Part of the problem is the way the federal law worded the question that insurers are allowed to ask, Patton said. The question isn't whether applicants use tobacco at all; it's whether applicants have used tobacco on average at least four times a week in the past six months. Patton said it's far too easy to fudge an answer to that question. Four or more times a week? On average? Who's counting?

David Brown, Wellmark's executive vice president, said his company tried to set its tobacco-use surcharge at a reasonable level. "Obviously, smokers are more expensive to care for, but if you price it too high, you're just encouraging people to lie," he said.

Brown said the 7 percent of Wellmark applicants who identified themselves as regular tobacco users was "in the ballpark" of what the company expected. The insurer has little ability or inclination to double-check whether applicants were truthful, he said.

"We don't have drones," he joked.

Cliff Gold, chief operating officer of CoOportunity Health, said several factors muddy the statistics.

For example, he said, his company asks whether each person who would be covered by a new insurance policy uses tobacco. If applicants are shopping for family policies, they are asked whether their children smoke or chew tobacco, he said. Even if the parents were trying to be truthful, many of them probably wouldn't know if their teenage or young-adult offspring were smoking on the sly, he said.

Gold agreed with Patton that the federally-specified question is poorly worded. "It's virtually impossible to police it," he said. Even if an insurer could demand a blood test for nicotine, a customer whose test came back positive could just say he smoked less than four times per week, he said.

Given how easy it would be to lie on the tobacco question, Gold said, "I'm actually amazed at the number of people who have owned up."

He noted that confessed smokers can still qualify for the lower, non-smoker premiums if they make an effort to quit. For CoOportunity customers, that means agreeing to watch online videos and then take a quiz about them. If they're still smoking when it's time to re-enroll, they could agree to watch the videos again.

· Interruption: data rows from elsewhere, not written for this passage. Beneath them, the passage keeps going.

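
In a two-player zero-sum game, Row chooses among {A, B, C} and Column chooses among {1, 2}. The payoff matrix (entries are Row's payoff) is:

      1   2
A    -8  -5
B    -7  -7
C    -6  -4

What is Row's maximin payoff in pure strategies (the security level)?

-6

Row minima: A → -8, B → -7, C → -6.
The best of these is -6.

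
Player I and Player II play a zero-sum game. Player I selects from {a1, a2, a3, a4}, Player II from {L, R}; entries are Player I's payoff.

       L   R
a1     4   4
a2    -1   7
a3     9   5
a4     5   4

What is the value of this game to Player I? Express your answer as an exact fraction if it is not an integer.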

Even though it's relatively easy to avoid, the insurance-premium surcharge amounts to one more thing nudging smokers toward quitting, he said. That could help save money and lives taken by cancer, heart disease and other ailments caused by smoking.

The other major carrier selling individual health insurance policies in Iowa, Coventry Health Care, declined to say how many of its applicants have admitted being regular smokers.

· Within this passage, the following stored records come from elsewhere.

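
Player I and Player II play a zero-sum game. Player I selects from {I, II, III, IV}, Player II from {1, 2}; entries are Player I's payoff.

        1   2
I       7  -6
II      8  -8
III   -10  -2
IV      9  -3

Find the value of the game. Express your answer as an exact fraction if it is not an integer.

-12/5

Row minima: I → -6, II → -8, III → -10, IV → -3; maximin = -3.
Column maxima: 1 → 9, 2 → -2; minimax = -2.
-3 ≠ -2, so there is no saddle point; optimal play is mixed.
I is strictly dominated by IV, so Player I never plays it.
II is strictly dominated by IV, so Player I never plays it.
On the remaining 2×2 (III, IV vs 1, 2):
Let Player I play III with probability p. Expected payoff against 1: (-10)p + 9(1−p) = −19p + 9; against 2: (-2)p + (-3)(1−p) = p − 3.
Setting these equal: −19p + 9 = p − 3 ⇒ −20p = -12 ⇒ p = 3/5, and the value is (-19)·(3/5) + 9 = -12/5.
For Player II: with q = P(1), equating III's and IV's payoffs gives −8q − 2 = 12q − 3 ⇒ q = 1/20.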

Insurance Commissioner Nick Gerhart said he's warned Iowans to answer truthfully on their health insurance applications. The Affordable Care Act has tightened rules on when insurance carriers can rescind policies, but the companies are still allowed to cancel coverage if they find out people lied when filling out the forms, Gerhart said. Such an action is unlikely, but not impossible, he said. And if it happened, a consumer could face devastating medical bills.

Gerhart agrees with other critics that the smoking question is poorly worded, giving consumers too much leeway to fudge. He recommends that instead of lying, smokers take advantage of the rule that lets them qualify for the non-smokers' insurance premiums if they agree to participate in smoking-cessation services. "That would be a much better thing to do," he said, "and a much healthier thing to do."

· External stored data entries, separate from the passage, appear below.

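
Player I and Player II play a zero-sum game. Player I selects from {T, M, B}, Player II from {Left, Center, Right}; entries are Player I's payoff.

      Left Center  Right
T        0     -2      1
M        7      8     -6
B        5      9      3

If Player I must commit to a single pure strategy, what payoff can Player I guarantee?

Row minima: T → -2, M → -6, B → 3.
The best of these is 3.

3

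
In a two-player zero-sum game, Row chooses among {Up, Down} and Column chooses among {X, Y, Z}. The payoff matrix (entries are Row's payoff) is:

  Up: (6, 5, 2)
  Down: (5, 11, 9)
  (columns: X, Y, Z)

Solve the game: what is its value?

Row minima: Up → 2, Down → 5; maximin = 5.
Column maxima: X → 6, Y → 11, Z → 9; minimax = 6.
5 ≠ 6, so there is no saddle point; optimal play is mixed.
Y is strictly dominated by Z (it gives Row strictly more in every row), so Column never plays it.
On the remaining 2×2 (Up, Down vs X, Z):
Let Row play Up with probability p. Expected payoff against X: 6p + 5(1−p) = p + 5; against Z: 2p + 9(1−p) = −7p + 9.
Setting these equal: p + 5 = −7p + 9 ⇒ 8p = 4 ⇒ p = 1/2, and the value is (1)·(1/2) + 5 = 11/2.
For Column: with q = P(X), equating Up's and Down's payoffs gives 4q + 2 = −4q + 9 ⇒ q = 7/8.

11/2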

Cost of tobacco use on insurance

Here are examples of how much more applicants would have to pay for health insurance if they admitted to being regular users of tobacco:

A 50-year-old Des Moines man who answered no on the tobacco-use question would be charged monthly premiums of $248 to $502 for CoOportunity Health policies, depending on which plan he picked. If he answered yes on the tobacco-use question, his premiums would be from $371 to $752.

If the man wanted to buy a policy from Wellmark Blue Cross and Blue Shield, his monthly premiums would range from $265 to $504 if he answered no on the tobacco-use question and from $304 to $579 if he answered yes.

If the man chose Coventry Health Care as his carrier and answered no on the tobacco-use question, his premiums would range from $208 to $360. If he answered yes on the question, his premiums would range from $250 to $432.